Thank you, Mr. Chair.
I'm not sure I would say that you need to measure it to tax it. I think you can tax it without measuring it.
In the report that we have just issued, “Addressing Base Erosion and Profit Shifting”, we recognize or acknowledge that we don't know the amounts, and they are almost impossible to calculate. On the tax fraud part, you may have some methodologies to give you some ideas. You referred to the U.S. or the U.K. calculating the tax gap, but that's about fraud. When it's about avoidance, I think it's almost impossible to come to a number, and that's why we say tax it, and then you can measure what you tax. That's where you can get the difference.
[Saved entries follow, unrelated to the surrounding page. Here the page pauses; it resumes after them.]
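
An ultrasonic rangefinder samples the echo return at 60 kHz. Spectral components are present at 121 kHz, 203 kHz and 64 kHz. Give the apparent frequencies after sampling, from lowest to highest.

fs/2 = 30 kHz.
121 kHz mod fs = 1 kHz.
1 kHz ≤ fs/2 = 30 kHz, appears at 1 kHz.
203 kHz mod fs = 23 kHz.
23 kHz ≤ fs/2 = 30 kHz, appears at 23 kHz.
64 kHz mod fs = 4 kHz.
4 kHz ≤ fs/2 = 30 kHz, appears at 4 kHz.
Distinct values: {1 kHz, 4 kHz, 23 kHz}.

1 kHz, 4 kHz, 23 kHz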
So to try to sum up, I think going for calculating the tax gap is an avenue you can explore, and at the OECD we don't have strong views on whether it's better or not, but what I can tell you is that if you don't measure it, you can still tax it and you have to tax it. I refer to the BEPS report, base erosion and profit shifting report, where you can find some other elements to measure. For instance, if you refer to that foreign direct investment, when you see some very small jurisdictions accounting for more than 25% of investment in India—that's the case of Mauritius—or the British Virgin Islands being in the top 10 investors in Russia or in China, you guess that there is a problem there, and what you need to do is to track the problem by making the analysis.